Methyl alcohol in your air preconcentrator could drive you to the ethyl alcohol...

28 Aug 2013

During some recent Photochemical Assessment Monitoring Station (PAMS) analyses I had to start scanning down to 26 (you have to if you want to analyze ethylene, acetylene, ethane, and propane). So when I did this methyl alcohol popped up in ALL my analyses (i.e., blanks, standards, etc… you name it). See the figure below. My initial gut reaction was that I had a leak on my Nutech 8900DS (something that has only happened one other time in the past 2 years and thousands of runs) and I was sucking in some methanol from the lab. Now mind you, I had no other prior indication of a leak (i.e., excessive CO2, other laboratory solvents, etc…). DESPITE THIS, I went up and down and back and forth over the Nutech. NO LEAK!!! I was racking my brain (remember… this scenario could drive you to the ethyl alcohol) and losing my hair to no avail. I could not figure out where the methanol was coming from!?!?!?

Methyl Alcohol

So I bounce my problem off a colleague and right away he suggested I consider my standards. He suggested that the standard manufacturer more than likely loads the standards into the gas cylinder with methanol and then fills up with the balance gas (nitrogen). See… he saw this kind of stuff with 8260 (Purge and Trap), so it was no surprise to him. I already disconnected all internal and external standards from my system, but methanol still persisted. Well… remember 2 years and thousands of runs mean I saturated the heck out of my Nutech with methanol.  Long story short… and you already know the answer now… I made some runs with and without standards and sure enough the theory (methanol is present in my gas standards) was confirmed.

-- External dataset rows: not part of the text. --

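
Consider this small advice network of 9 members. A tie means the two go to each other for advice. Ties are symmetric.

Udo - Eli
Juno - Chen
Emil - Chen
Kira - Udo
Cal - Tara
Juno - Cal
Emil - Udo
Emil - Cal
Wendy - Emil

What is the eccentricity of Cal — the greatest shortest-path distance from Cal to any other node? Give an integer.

3

Distances from Cal: Chen:2, Eli:3, Emil:1, Juno:1, Kira:3, Tara:1, Udo:2, Wendy:2.
The largest is 3 (to Eli and Kira), so the eccentricity of Cal is 3.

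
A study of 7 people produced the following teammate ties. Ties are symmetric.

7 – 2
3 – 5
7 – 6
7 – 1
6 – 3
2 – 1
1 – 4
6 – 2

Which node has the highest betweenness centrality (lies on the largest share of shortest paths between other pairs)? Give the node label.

6

Unnormalized betweenness of each node: 1:5, 2:3, 3:5, 4:0, 5:0, 6:8, 7:3.
6 has the largest value, 8, making it the main broker — the node through which the most shortest paths run.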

So… lessons to be learned:



  1. Do not go hunting for a leak if your air preconcentrator appears to have a lot of methanol, but no prior indication of a leak.
  2. Always humble yourself to ask for the help/opinion of fellow colleagues. Sooner than later... as this may save you some valuable time.
  3. Scan above 32 when you know methanol is on its way... unless of course you want to analyze for methanol, which will be problematic because of its ubiquitous presence in your gas standards, but that is for a whole other conversation/blog. Note: scanning down to 35 is sufficient for EPA Method TO-15.
  4. If things continue to be bad… stick to the ethyl (not methyl) alcohol.